When they don't they index those pages, sometimes Google (and other SE's) will pick up on the links from third party engines, directories, or individual sites and index them that way.

One way to help get your un-indexed pages listed would be to create a google sitemap, (and while you're at it do a yahoo sitemap too).

jimbeetle

5:58 pm on Sep 5, 2007 (gmt 0)

WebmasterWorld Senior Member 10+ Year Member Top Contributors Of The Month



Also go over to Google's Webmaster Tools and run your file through the robots.txt validator.

jdMorgan

6:15 pm on Sep 5, 2007 (gmt 0)

WebmasterWorld Senior Member 10+ Year Member



Some relevant informtion:

robots.txt does not say not to index a page, it says not to fetch the page. Pages found through links may be indexed using the link-text of those links as the result title. robots.txt was intended for server bandwidth conservation, and pre-dates the major search engines.

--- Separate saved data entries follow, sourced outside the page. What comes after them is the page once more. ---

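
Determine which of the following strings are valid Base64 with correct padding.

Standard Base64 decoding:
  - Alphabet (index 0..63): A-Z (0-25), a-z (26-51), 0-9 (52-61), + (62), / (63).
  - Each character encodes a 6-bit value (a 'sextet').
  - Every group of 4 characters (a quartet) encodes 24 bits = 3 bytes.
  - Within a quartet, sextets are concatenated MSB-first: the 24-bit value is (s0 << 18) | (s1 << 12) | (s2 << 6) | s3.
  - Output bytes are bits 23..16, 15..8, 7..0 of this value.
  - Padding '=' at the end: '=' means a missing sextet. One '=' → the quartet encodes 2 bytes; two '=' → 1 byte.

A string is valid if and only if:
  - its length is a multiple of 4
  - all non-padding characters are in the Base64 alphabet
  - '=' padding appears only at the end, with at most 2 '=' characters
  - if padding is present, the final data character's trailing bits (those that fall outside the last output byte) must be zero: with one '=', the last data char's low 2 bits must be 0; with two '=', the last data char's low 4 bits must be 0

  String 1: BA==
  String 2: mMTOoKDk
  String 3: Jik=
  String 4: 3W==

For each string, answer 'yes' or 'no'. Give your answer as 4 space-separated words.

String 1: 'BA==' → valid
String 2: 'mMTOoKDk' → valid
String 3: 'Jik=' → valid
String 4: '3W==' → invalid (bad trailing bits)

Answer: yes yes yes no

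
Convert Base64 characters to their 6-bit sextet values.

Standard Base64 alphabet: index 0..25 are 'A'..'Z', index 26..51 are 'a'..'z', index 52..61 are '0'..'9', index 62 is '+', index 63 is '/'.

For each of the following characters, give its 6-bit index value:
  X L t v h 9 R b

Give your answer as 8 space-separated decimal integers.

'X': A..Z range, ord('X') − ord('A') = 23
'L': A..Z range, ord('L') − ord('A') = 11
't': a..z range, 26 + ord('t') − ord('a') = 45
'v': a..z range, 26 + ord('v') − ord('a') = 47
'h': a..z range, 26 + ord('h') − ord('a') = 33
'9': 0..9 range, 52 + ord('9') − ord('0') = 61
'R': A..Z range, ord('R') − ord('A') = 17
'b': a..z range, 26 + ord('b') − ord('a') = 27

Answer: 23 11 45 47 33 61 17 27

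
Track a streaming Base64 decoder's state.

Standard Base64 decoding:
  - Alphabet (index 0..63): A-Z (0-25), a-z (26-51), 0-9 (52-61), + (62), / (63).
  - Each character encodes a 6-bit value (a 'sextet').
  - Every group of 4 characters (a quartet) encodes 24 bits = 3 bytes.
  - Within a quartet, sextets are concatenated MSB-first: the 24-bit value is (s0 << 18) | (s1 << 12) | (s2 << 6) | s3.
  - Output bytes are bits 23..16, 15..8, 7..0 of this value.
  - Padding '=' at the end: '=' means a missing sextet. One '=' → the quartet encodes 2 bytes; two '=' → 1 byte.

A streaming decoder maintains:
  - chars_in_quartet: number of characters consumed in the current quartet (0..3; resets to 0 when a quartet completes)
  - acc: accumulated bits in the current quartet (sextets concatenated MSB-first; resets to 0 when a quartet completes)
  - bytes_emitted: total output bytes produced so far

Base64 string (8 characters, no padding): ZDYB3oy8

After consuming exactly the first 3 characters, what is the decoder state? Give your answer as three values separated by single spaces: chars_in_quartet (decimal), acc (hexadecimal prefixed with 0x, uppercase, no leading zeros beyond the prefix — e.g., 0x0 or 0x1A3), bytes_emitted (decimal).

Answer: 3 0x190D8 0

Derivation:
After char 0 ('Z'=25): chars_in_quartet=1 acc=0x19 bytes_emitted=0
After char 1 ('D'=3): chars_in_quartet=2 acc=0x643 bytes_emitted=0
After char 2 ('Y'=24): chars_in_quartet=3 acc=0x190D8 bytes_emitted=0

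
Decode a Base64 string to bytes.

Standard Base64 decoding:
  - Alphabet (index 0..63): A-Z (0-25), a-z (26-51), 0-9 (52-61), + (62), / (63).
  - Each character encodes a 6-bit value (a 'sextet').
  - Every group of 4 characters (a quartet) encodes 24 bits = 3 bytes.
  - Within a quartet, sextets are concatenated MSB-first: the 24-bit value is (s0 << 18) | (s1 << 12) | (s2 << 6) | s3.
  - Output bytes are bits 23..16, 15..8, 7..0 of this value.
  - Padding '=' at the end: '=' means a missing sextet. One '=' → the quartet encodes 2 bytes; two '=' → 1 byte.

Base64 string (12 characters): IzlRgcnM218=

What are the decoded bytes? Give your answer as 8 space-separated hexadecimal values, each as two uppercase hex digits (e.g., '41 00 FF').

Answer: 23 39 51 81 C9 CC DB 5F

Derivation:
After char 0 ('I'=8): chars_in_quartet=1 acc=0x8 bytes_emitted=0
After char 1 ('z'=51): chars_in_quartet=2 acc=0x233 bytes_emitted=0
After char 2 ('l'=37): chars_in_quartet=3 acc=0x8CE5 bytes_emitted=0
After char 3 ('R'=17): chars_in_quartet=4 acc=0x233951 -> emit 23 39 51, reset; bytes_emitted=3
After char 4 ('g'=32): chars_in_quartet=1 acc=0x20 bytes_emitted=3
After char 5 ('c'=28): chars_in_quartet=2 acc=0x81C bytes_emitted=3
After char 6 ('n'=39): chars_in_quartet=3 acc=0x20727 bytes_emitted=3
After char 7 ('M'=12): chars_in_quartet=4 acc=0x81C9CC -> emit 81 C9 CC, reset; bytes_emitted=6
After char 8 ('2'=54): chars_in_quartet=1 acc=0x36 bytes_emitted=6
After char 9 ('1'=53): chars_in_quartet=2 acc=0xDB5 bytes_emitted=6
After char 10 ('8'=60): chars_in_quartet=3 acc=0x36D7C bytes_emitted=6
Padding '=': partial quartet acc=0x36D7C -> emit DB 5F; bytes_emitted=8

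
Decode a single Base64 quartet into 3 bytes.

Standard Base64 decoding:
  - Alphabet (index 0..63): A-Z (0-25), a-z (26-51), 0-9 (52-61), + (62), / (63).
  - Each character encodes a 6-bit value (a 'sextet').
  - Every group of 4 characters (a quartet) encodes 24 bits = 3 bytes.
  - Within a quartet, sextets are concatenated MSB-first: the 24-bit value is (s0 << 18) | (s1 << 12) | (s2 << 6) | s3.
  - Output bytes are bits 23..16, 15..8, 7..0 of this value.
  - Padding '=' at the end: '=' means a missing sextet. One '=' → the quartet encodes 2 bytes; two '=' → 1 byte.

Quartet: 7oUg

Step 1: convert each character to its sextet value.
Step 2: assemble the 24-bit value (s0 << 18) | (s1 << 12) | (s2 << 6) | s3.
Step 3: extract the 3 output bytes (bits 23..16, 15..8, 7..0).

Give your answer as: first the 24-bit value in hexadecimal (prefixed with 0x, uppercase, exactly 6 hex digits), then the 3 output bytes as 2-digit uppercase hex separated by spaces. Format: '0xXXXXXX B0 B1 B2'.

Sextets: 7=59, o=40, U=20, g=32
24-bit: (59<<18) | (40<<12) | (20<<6) | 32
      = 0xEC0000 | 0x028000 | 0x000500 | 0x000020
      = 0xEE8520
Bytes: (v>>16)&0xFF=EE, (v>>8)&0xFF=85, v&0xFF=20

Answer: 0xEE8520 EE 85 20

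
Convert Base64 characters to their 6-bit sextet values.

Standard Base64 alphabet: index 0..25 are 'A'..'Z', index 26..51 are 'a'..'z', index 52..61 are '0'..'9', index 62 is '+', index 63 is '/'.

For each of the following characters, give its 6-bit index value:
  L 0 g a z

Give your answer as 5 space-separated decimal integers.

Answer: 11 52 32 26 51

Derivation:
'L': A..Z range, ord('L') − ord('A') = 11
'0': 0..9 range, 52 + ord('0') − ord('0') = 52
'g': a..z range, 26 + ord('g') − ord('a') = 32
'a': a..z range, 26 + ord('a') − ord('a') = 26
'z': a..z range, 26 + ord('z') − ord('a') = 51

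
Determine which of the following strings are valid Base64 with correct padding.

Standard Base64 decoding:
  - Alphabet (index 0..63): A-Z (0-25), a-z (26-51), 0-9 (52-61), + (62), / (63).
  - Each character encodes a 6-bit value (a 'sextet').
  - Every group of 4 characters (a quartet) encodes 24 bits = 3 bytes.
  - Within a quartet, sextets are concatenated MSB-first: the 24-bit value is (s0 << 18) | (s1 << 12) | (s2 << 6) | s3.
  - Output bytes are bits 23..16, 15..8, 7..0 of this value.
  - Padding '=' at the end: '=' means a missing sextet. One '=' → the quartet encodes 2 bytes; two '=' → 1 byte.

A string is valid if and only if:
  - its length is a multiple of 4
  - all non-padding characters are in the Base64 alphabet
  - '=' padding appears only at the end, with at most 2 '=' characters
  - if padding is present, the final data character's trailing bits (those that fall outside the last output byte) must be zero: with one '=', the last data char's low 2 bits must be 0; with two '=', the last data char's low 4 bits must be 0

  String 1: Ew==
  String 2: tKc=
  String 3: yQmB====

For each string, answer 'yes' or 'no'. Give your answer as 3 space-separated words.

Answer: yes yes no

Derivation:
String 1: 'Ew==' → valid
String 2: 'tKc=' → valid
String 3: 'yQmB====' → invalid (4 pad chars (max 2))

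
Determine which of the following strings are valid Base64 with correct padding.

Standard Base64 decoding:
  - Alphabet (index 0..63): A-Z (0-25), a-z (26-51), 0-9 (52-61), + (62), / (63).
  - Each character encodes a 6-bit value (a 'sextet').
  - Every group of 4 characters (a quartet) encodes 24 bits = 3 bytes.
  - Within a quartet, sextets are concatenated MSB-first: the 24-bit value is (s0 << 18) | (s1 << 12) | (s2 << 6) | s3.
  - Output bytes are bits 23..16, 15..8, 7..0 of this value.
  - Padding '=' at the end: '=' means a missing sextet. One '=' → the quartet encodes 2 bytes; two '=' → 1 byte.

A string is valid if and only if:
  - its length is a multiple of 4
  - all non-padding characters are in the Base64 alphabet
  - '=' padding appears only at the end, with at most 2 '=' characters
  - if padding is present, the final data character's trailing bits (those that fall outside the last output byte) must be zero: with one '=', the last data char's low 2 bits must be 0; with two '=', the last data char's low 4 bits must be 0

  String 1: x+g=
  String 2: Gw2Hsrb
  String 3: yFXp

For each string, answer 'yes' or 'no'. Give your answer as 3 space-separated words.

Answer: yes no yes

Derivation:
String 1: 'x+g=' → valid
String 2: 'Gw2Hsrb' → invalid (len=7 not mult of 4)
String 3: 'yFXp' → valid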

The on-page <meta name="robots"> tag can be used to keep pages out of most search engines' indexes. However, in order to read this tag, the robot must be allowed to fetch the page, so a page should not be Disallowed in robot.txt if this tag is to be used on it.

While often presented and discussed as being equivalent alternatives, robots.txt and the on-page <meta name="robots"> tag are very different things for different purposes.